What Comes After Response? New Consensus on Maintenance TMS for Depression

A new consensus from the Dutch-Flemish Brain Stimulation Foundation outlines three evidence-based strategies—tapering, maintenance TMS, and retreatment—for sustaining therapeutic benefits after acute rTMS treatment for depression.

Itay Kazanovich M.Sc
Itay Kazanovich M.Sc
News
March 26, 2026
What Comes After Response? New Consensus on Maintenance TMS for Depression

As more clinicians and patients experience the rapid benefits of TMS for acute depression, conversations are naturally shifting beyond the initial treatment course. A recently published consensus paper from the Dutch-Flemish Brain Stimulation Foundation brings helpful clarity to post-acute strategies, drawing on 22 studies and real-world clinical experience from 11 Dutch institutions.

What Is TMS and Why Are Maintenance Sessions Needed?

TMS is an effective treatment typically delivered in daily sessions of around 20 minutes over a course of 20 to 30 treatments. For many patients, meaningful clinical improvement occurs within six to eight weeks. This rapid response raises practical questions about how best to sustain these gains over time. In everyday clinical practice, a range of approaches are already being used, but until recently these have been described inconsistently despite being well-established in routine care.

Three Approaches to Sustaining TMS Benefits

  • Tapering: The gradual reduction of rTMS session frequency after successful acute treatment. Evidence suggests tapering may support maintenance of clinical improvement and reduce early relapse risk, particularly when guided by symptom monitoring rather than fixed time intervals.
  • Maintenance TMS: Scheduled delivery of TMS sessions at fixed intervals to prevent recurrence. Clustered maintenance protocols—typically five sessions over two to five consecutive days on a monthly basis—demonstrate the most consistent signal of clinical benefit.
  • Retreatment: Initiating a new course of TMS in response to symptom worsening or relapse after an initial response. Retreatment was effective in the majority of previously responding patients, often requiring fewer sessions to re-establish therapeutic benefit, and was the most frequently applied strategy in routine clinical practice.
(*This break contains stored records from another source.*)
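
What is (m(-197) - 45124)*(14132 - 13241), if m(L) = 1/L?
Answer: -7920481239/197 ≈ -4.0206e+7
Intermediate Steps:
(m(-197) - 45124)*(14132 - 13241) = (1/(-197) - 45124)*(14132 - 13241) = (-1/197 - 45124)*891 = -8889429/197*891 = -7920481239/197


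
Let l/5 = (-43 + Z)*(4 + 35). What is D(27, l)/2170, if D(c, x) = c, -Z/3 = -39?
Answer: 27/2170 ≈ 0.012442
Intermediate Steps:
Z = 117 (Z = -3*(-39) = 117)
l = 14430 (l = 5*((-43 + 117)*(4 + 35)) = 5*(74*39) = 5*2886 = 14430)
D(27, l)/2170 = 27/2170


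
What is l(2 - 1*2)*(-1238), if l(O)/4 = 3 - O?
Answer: -14856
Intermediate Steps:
l(O) = 12 - 4*O (l(O) = 4*(3 - O) = 12 - 4*O)
l(2 - 1*2)*(-1238) = (12 - 4*(2 - 1*2))*(-1238) = (12 - 4*(2 - 2))*(-1238) = (12 - 4*0)*(-1238) = (12 + 0)*(-1238) = 12*(-1238) = -14856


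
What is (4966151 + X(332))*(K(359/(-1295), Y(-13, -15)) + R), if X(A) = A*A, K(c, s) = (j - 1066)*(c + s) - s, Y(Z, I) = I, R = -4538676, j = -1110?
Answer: -5923638243068025/259 ≈ -2.2871e+13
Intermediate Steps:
K(c, s) = -2177*s - 2176*c (K(c, s) = (-1110 - 1066)*(c + s) - s = -2176*(c + s) - s = (-2176*c - 2176*s) - s = -2177*s - 2176*c)
X(A) = A²
(4966151 + X(332))*(K(359/(-1295), Y(-13, -15)) + R) = (4966151 + 332²)*((-2177*(-15) - 781184/(-1295)) - 4538676) = (4966151 + 110224)*((32655 - 781184*(-1)/1295) - 4538676) = 5076375*((32655 - 2176*(-359/1295)) - 4538676) = 5076375*((32655 + 781184/1295) - 4538676) = 5076375*(43069409/1295 - 4538676) = 5076375*(-5834516011/1295) = -5923638243068025/259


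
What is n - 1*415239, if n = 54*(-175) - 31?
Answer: -424720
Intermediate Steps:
n = -9481 (n = -9450 - 31 = -9481)
n - 1*415239 = -9481 - 1*415239 = -9481 - 415239 = -424720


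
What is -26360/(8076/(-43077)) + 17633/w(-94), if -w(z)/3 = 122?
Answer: 34621179451/246318 ≈ 1.4055e+5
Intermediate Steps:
w(z) = -366 (w(z) = -3*122 = -366)
-26360/(8076/(-43077)) + 17633/w(-94) = -26360/(8076/(-43077)) + 17633/(-366) = -26360/(8076*(-1/43077)) + 17633*(-1/366) = -26360/(-2692/14359) - 17633/366 = -26360*(-14359/2692) - 17633/366 = 94625810/673 - 17633/366 = 34621179451/246318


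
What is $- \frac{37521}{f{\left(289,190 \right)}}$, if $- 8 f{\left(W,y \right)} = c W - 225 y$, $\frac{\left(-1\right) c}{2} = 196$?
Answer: $- \frac{150084}{78019} \approx -1.9237$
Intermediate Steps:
$c = -392$ ($c = \left(-2\right) 196 = -392$)
$f{\left(W,y \right)} = 49 W + \frac{225 y}{8}$ ($f{\left(W,y \right)} = - \frac{- 392 W - 225 y}{8} = 49 W + \frac{225 y}{8}$)
$- \frac{37521}{f{\left(289,190 \right)}} = - \frac{37521}{49 \cdot 289 + \frac{225}{8} \cdot 190} = - \frac{37521}{14161 + \frac{21375}{4}} = - \frac{37521}{\frac{78019}{4}} = \left(-37521\right) \frac{4}{78019} = - \frac{150084}{78019}$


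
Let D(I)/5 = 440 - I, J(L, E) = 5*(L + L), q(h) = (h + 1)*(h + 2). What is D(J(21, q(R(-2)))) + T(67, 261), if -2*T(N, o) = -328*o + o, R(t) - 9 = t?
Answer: 87647/2 ≈ 43824.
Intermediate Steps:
R(t) = 9 + t
q(h) = (1 + h)*(2 + h)
T(N, o) = 327*o/2 (T(N, o) = -(-328*o + o)/2 = -(-327)*o/2 = 327*o/2)
J(L, E) = 10*L (J(L, E) = 5*(2*L) = 10*L)
D(I) = 2200 - 5*I (D(I) = 5*(440 - I) = 2200 - 5*I)
D(J(21, q(R(-2)))) + T(67, 261) = (2200 - 50*21) + (327/2)*261 = (2200 - 5*210) + 85347/2 = (2200 - 1050) + 85347/2 = 1150 + 85347/2 = 87647/2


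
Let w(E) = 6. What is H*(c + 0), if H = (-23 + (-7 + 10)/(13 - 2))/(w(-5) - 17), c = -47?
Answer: -11750/121 ≈ -97.107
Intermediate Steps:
H = 250/121 (H = (-23 + (-7 + 10)/(13 - 2))/(6 - 17) = (-23 + 3/11)/(-11) = (-23 + 3*(1/11))*(-1/11) = (-23 + 3/11)*(-1/11) = -250/11*(-1/11) = 250/121 ≈ 2.0661)
H*(c + 0) = 250*(-47 + 0)/121 = (250/121)*(-47) = -11750/121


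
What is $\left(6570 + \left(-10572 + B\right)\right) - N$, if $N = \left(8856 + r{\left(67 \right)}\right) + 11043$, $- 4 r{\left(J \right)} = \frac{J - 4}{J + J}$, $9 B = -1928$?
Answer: $- \frac{116331265}{4824} \approx -24115.0$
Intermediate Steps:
$B = - \frac{1928}{9}$ ($B = \frac{1}{9} \left(-1928\right) = - \frac{1928}{9} \approx -214.22$)
$r{\left(J \right)} = - \frac{-4 + J}{8 J}$ ($r{\left(J \right)} = - \frac{\left(J - 4\right) \frac{1}{J + J}}{4} = - \frac{\left(-4 + J\right) \frac{1}{2 J}}{4} = - \frac{\frac{1}{2} \frac{1}{J} \left(-4 + J\right)}{4} = - \frac{-4 + J}{8 J}$)
$N = \frac{10665801}{536}$ ($N = \left(8856 + \frac{4 - 67}{8 \cdot 67}\right) + 11043 = \left(8856 + \frac{1}{8} \cdot \frac{1}{67} \left(4 - 67\right)\right) + 11043 = \left(8856 + \frac{1}{8} \cdot \frac{1}{67} \left(-63\right)\right) + 11043 = \left(8856 - \frac{63}{536}\right) + 11043 = \frac{4746753}{536} + 11043 = \frac{10665801}{536} \approx 19899.0$)
$\left(6570 + \left(-10572 + B\right)\right) - N = \left(6570 - \frac{97076}{9}\right) - \frac{10665801}{536} = - \frac{37946}{9} - \frac{10665801}{536} = - \frac{116331265}{4824}$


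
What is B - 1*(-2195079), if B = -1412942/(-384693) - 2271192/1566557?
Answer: 1322851457422159717/602643512001 ≈ 2.1951e+6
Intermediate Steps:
B = 1339742516638/602643512001 (B = -1412942*(-1/384693) - 2271192*1/1566557 = 1412942/384693 - 2271192/1566557 = 1339742516638/602643512001 ≈ 2.2231)
B - 1*(-2195079) = 1339742516638/602643512001 - 1*(-2195079) = 1339742516638/602643512001 + 2195079 = 1322851457422159717/602643512001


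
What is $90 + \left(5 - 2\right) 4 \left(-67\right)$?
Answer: $-714$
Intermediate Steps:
$90 + \left(5 - 2\right) 4 \left(-67\right) = 90 + 3 \cdot 4 \left(-67\right) = 90 + 12 \left(-67\right) = 90 - 804 = -714$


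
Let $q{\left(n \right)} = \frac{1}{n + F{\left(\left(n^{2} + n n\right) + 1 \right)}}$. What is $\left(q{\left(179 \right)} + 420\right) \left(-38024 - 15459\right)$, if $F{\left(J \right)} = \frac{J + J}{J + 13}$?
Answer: $- \frac{130301464453684}{5800675} \approx -2.2463 \cdot 10^{7}$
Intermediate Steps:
$F{\left(J \right)} = \frac{2 J}{13 + J}$
$q{\left(n \right)} = \frac{1}{n + \frac{2 \left(1 + 2 n^{2}\right)}{14 + 2 n^{2}}}$ ($q{\left(n \right)} = \frac{1}{n + \frac{2 \left(\left(n^{2} + n n\right) + 1\right)}{13 + \left(\left(n^{2} + n n\right) + 1\right)}} = \frac{1}{n + \frac{2 \left(\left(n^{2} + n^{2}\right) + 1\right)}{13 + \left(\left(n^{2} + n^{2}\right) + 1\right)}} = \frac{1}{n + \frac{2 \left(2 n^{2} + 1\right)}{13 + \left(2 n^{2} + 1\right)}} = \frac{1}{n + \frac{2 \left(1 + 2 n^{2}\right)}{13 + \left(1 + 2 n^{2}\right)}} = \frac{1}{n + \frac{2 \left(1 + 2 n^{2}\right)}{14 + 2 n^{2}}}$)
$\left(q{\left(179 \right)} + 420\right) \left(-38024 - 15459\right) = \left(\frac{7 + 179^{2}}{1 + 2 \cdot 179^{2} + 179 \left(7 + 179^{2}\right)} + 420\right) \left(-38024 - 15459\right) = \left(\frac{7 + 32041}{1 + 2 \cdot 32041 + 179 \left(7 + 32041\right)} + 420\right) \left(-53483\right) = \left(\frac{1}{1 + 64082 + 179 \cdot 32048} \cdot 32048 + 420\right) \left(-53483\right) = \left(\frac{1}{1 + 64082 + 5736592} \cdot 32048 + 420\right) \left(-53483\right) = \left(\frac{1}{5800675} \cdot 32048 + 420\right) \left(-53483\right) = \left(\frac{32048}{5800675} + 420\right) \left(-53483\right) = \frac{2436315548}{5800675} \left(-53483\right) = - \frac{130301464453684}{5800675}$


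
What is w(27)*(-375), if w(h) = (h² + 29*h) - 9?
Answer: -563625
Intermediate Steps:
w(h) = -9 + h² + 29*h
w(27)*(-375) = (-9 + 27² + 29*27)*(-375) = (-9 + 729 + 783)*(-375) = 1503*(-375) = -563625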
Clinical Considerations and Patient Involvement

The consensus emphasizes that maintenance treatment with rTMS should be individualized rather than protocol-driven. Structured symptom monitoring using validated rating scales is considered essential to guide treatment decisions. Patient representatives highlighted the importance of shared decision-making, flexible scheduling, and transparent communication regarding treatment pathways as key factors supporting long-term engagement with rTMS.
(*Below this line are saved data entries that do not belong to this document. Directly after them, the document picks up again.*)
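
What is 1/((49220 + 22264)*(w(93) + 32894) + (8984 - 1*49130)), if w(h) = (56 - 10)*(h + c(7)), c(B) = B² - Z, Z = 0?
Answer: 1/2818288038 ≈ 3.5483e-10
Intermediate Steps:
c(B) = B² (c(B) = B² - 1*0 = B² + 0 = B²)
w(h) = 2254 + 46*h (w(h) = (56 - 10)*(h + 7²) = 46*(h + 49) = 46*(49 + h) = 2254 + 46*h)
1/((49220 + 22264)*(w(93) + 32894) + (8984 - 1*49130)) = 1/((49220 + 22264)*((2254 + 46*93) + 32894) + (8984 - 1*49130)) = 1/(71484*((2254 + 4278) + 32894) + (8984 - 49130)) = 1/(71484*(6532 + 32894) - 40146) = 1/(71484*39426 - 40146) = 1/(2818328184 - 40146) = 1/2818288038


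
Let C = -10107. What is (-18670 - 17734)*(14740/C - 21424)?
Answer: 7883180919632/10107 ≈ 7.7997e+8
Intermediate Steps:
(-18670 - 17734)*(14740/C - 21424) = (-18670 - 17734)*(14740/(-10107) - 21424) = -36404*(14740*(-1/10107) - 21424) = -36404*(-14740/10107 - 21424) = -36404*(-216547108/10107) = 7883180919632/10107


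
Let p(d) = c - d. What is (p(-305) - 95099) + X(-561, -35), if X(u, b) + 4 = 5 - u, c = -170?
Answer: -94402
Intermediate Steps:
X(u, b) = 1 - u (X(u, b) = -4 + (5 - u) = 1 - u)
p(d) = -170 - d
(p(-305) - 95099) + X(-561, -35) = ((-170 - 1*(-305)) - 95099) + (1 - 1*(-561)) = ((-170 + 305) - 95099) + (1 + 561) = (135 - 95099) + 562 = -94964 + 562 = -94402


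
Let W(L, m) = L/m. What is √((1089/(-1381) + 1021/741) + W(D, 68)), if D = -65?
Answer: I*√443754548590353/34792914 ≈ 0.60545*I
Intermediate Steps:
√((1089/(-1381) + 1021/741) + W(D, 68)) = √((1089/(-1381) + 1021/741) - 65/68) = √((1089*(-1/1381) + 1021*(1/741)) - 65*1/68) = √((-1089/1381 + 1021/741) - 65/68) = √(603052/1023321 - 65/68) = √(-25508329/69585828) = I*√443754548590353/34792914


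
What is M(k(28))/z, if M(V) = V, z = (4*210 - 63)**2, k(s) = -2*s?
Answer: -8/86247 ≈ -9.2757e-5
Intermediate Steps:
z = 603729 (z = (840 - 63)**2 = 777**2 = 603729)
M(k(28))/z = -2*28/603729 = -56*1/603729 = -8/86247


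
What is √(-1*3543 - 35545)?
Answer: 4*I*√2443 ≈ 197.71*I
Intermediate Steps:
√(-1*3543 - 35545) = √(-3543 - 35545) = √(-39088) = 4*I*√2443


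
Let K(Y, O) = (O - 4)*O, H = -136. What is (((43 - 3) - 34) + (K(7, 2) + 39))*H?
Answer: -5576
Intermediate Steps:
K(Y, O) = O*(-4 + O) (K(Y, O) = (-4 + O)*O = O*(-4 + O))
(((43 - 3) - 34) + (K(7, 2) + 39))*H = (((43 - 3) - 34) + (2*(-4 + 2) + 39))*(-136) = ((40 - 34) + (2*(-2) + 39))*(-136) = (6 + (-4 + 39))*(-136) = (6 + 35)*(-136) = 41*(-136) = -5576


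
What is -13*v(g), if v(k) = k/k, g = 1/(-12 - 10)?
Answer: -13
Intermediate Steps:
g = -1/22 (g = 1/(-22) = -1/22 ≈ -0.045455)
v(k) = 1
-13*v(g) = -13*1 = -13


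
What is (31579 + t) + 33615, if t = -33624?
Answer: 31570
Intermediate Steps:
(31579 + t) + 33615 = (31579 - 33624) + 33615 = -2045 + 33615 = 31570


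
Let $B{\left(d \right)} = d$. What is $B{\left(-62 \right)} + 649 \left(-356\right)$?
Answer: $-231106$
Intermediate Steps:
$B{\left(-62 \right)} + 649 \left(-356\right) = -62 + 649 \left(-356\right) = -62 - 231044 = -231106$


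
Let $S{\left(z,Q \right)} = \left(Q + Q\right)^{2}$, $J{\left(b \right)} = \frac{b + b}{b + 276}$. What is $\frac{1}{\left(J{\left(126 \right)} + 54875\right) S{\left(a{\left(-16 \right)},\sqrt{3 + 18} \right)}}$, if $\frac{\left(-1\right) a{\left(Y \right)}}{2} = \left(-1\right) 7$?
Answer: $\frac{67}{308840028} \approx 2.1694 \cdot 10^{-7}$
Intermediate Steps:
$a{\left(Y \right)} = 14$ ($a{\left(Y \right)} = - 2 \left(\left(-1\right) 7\right) = \left(-2\right) \left(-7\right) = 14$)
$J{\left(b \right)} = \frac{2 b}{276 + b}$
$S{\left(z,Q \right)} = 4 Q^{2}$ ($S{\left(z,Q \right)} = \left(2 Q\right)^{2} = 4 Q^{2}$)
$\frac{1}{\left(J{\left(126 \right)} + 54875\right) S{\left(a{\left(-16 \right)},\sqrt{3 + 18} \right)}} = \frac{1}{\left(2 \cdot 126 \frac{1}{276 + 126} + 54875\right) 4 \left(\sqrt{3 + 18}\right)^{2}} = \frac{1}{\left(2 \cdot 126 \cdot \frac{1}{402} + 54875\right) 4 \left(\sqrt{21}\right)^{2}} = \frac{1}{\left(2 \cdot 126 \cdot \frac{1}{402} + 54875\right) 4 \cdot 21} = \frac{1}{\left(\frac{42}{67} + 54875\right) 84} = \frac{1}{\frac{3676667}{67}} \cdot \frac{1}{84} = \frac{67}{3676667} \cdot \frac{1}{84} = \frac{67}{308840028}$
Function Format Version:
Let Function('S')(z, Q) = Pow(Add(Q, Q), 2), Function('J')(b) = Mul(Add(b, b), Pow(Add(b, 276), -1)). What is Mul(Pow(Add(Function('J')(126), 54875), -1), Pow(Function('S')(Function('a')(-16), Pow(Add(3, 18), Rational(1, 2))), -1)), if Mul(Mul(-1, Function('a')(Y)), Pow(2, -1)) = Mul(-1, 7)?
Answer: Rational(67, 308840028) ≈ 2.1694e-7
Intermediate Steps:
Function('a')(Y) = 14 (Function('a')(Y) = Mul(-2, Mul(-1, 7)) = Mul(-2, -7) = 14)
Function('J')(b) = Mul(2, b, Pow(Add(276, b), -1)) (Function('J')(b) = Mul(Mul(2, b), Pow(Add(276, b), -1)) = Mul(2, b, Pow(Add(276, b), -1)))
Function('S')(z, Q) = Mul(4, Pow(Q, 2)) (Function('S')(z, Q) = Pow(Mul(2, Q), 2) = Mul(4, Pow(Q, 2)))
Mul(Pow(Add(Function('J')(126), 54875), -1), Pow(Function('S')(Function('a')(-16), Pow(Add(3, 18), Rational(1, 2))), -1)) = Mul(Pow(Add(Mul(2, 126, Pow(Add(276, 126), -1)), 54875), -1), Pow(Mul(4, Pow(Pow(Add(3, 18), Rational(1, 2)), 2)), -1)) = Mul(Pow(Add(Mul(2, 126, Pow(402, -1)), 54875), -1), Pow(Mul(4, Pow(Pow(21, Rational(1, 2)), 2)), -1)) = Mul(Pow(Add(Mul(2, 126, Rational(1, 402)), 54875), -1), Pow(Mul(4, 21), -1)) = Mul(Pow(Add(Rational(42, 67), 54875), -1), Pow(84, -1)) = Mul(Pow(Rational(3676667, 67), -1), Rational(1, 84)) = Mul(Rational(67, 3676667), Rational(1, 84)) = Rational(67, 308840028)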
Limitations and Future Research

Despite increasing clinical use, the evidence supporting maintenance rTMS remains limited and largely uncontrolled. The consensus statement underscores the need for adequately powered randomized controlled trials directly comparing tapering, maintenance, and retreatment strategies, as well as studies examining long-term outcomes and optimal dosing schedules.